You then ask what IBS is. We will evade that question by pointing you in the direction of a website, or a support group. We might offer you a leaflet. We may prescribe you a high fibre diet. We may prescribe you a low fibre diet. If you're constipated, we'll give you laxatives. If you've got diarrhoea, we'll give you Imodium. We will be sympathetic. We'll try different treatments if the first ones don't work. Just please, please, please, don't try and ask what IBS actually is. That will break the magic. We won't know, and if you don't accept the flannel straight away, you might get another one of those cameras inserted. You have been warned.

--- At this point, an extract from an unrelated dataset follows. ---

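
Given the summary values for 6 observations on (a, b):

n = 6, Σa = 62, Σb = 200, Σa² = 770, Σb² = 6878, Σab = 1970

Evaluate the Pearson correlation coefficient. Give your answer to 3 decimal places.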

Beacuse IBS is a non-diagnosis. It defines your condition by what it isn't, not what it is. There are probably thousands of yet-to-be-discovered pathological processes which we currently call IBS. None of them are dangerous. None of them are curable, either, at least for the time being. Wouldn't it be better if we all stopped pretending that we know what we're talking about? What if we abandonded the term as a diagnosis, or, even better, altogether? That would be honest. That would be good.
Well I say good, but it may not feel it. You would have to trust a doctor who had admitted not knowing everything. You would have to accept the possibility that there are some conditions currently in the IBS umbrella which are mild, otherwise undetectable versions of real bowel diseases, which if we only wait will become diagnosable later. Yes, we might need to do that camera thing a second (or if you pushed it earlier, a third) time. Why would you want to do that?
Well it's because the process isn't perfect. Misdiagnoses do happen, becasue doctors' knowledge can never be perfect, because there isn't time to examine you fully every time we see you and becase disease hasn't read the textbook. If you are an IBS sufferer it means we don't know what is causing your symptoms. (By the way, that doesn't mean we think you're making them up either). You are in a holding stack, and when you are given that diagnosis, you are set up to manage your symptoms as and when they happen, but constantly to question new or changing symptoms to see if your condition can be taken off the holding stack and landed properly on a specific runway. For sure some people are destined never to land, to stay in the holding stack for ever. But some have undiagnosed Coeliac disease. Or Crohn's disease, or malignancy. And the problem with seeing IBS as a runway, not a stack - a diagnosis rather than a non-diagnosis - you stop looking for the real runway.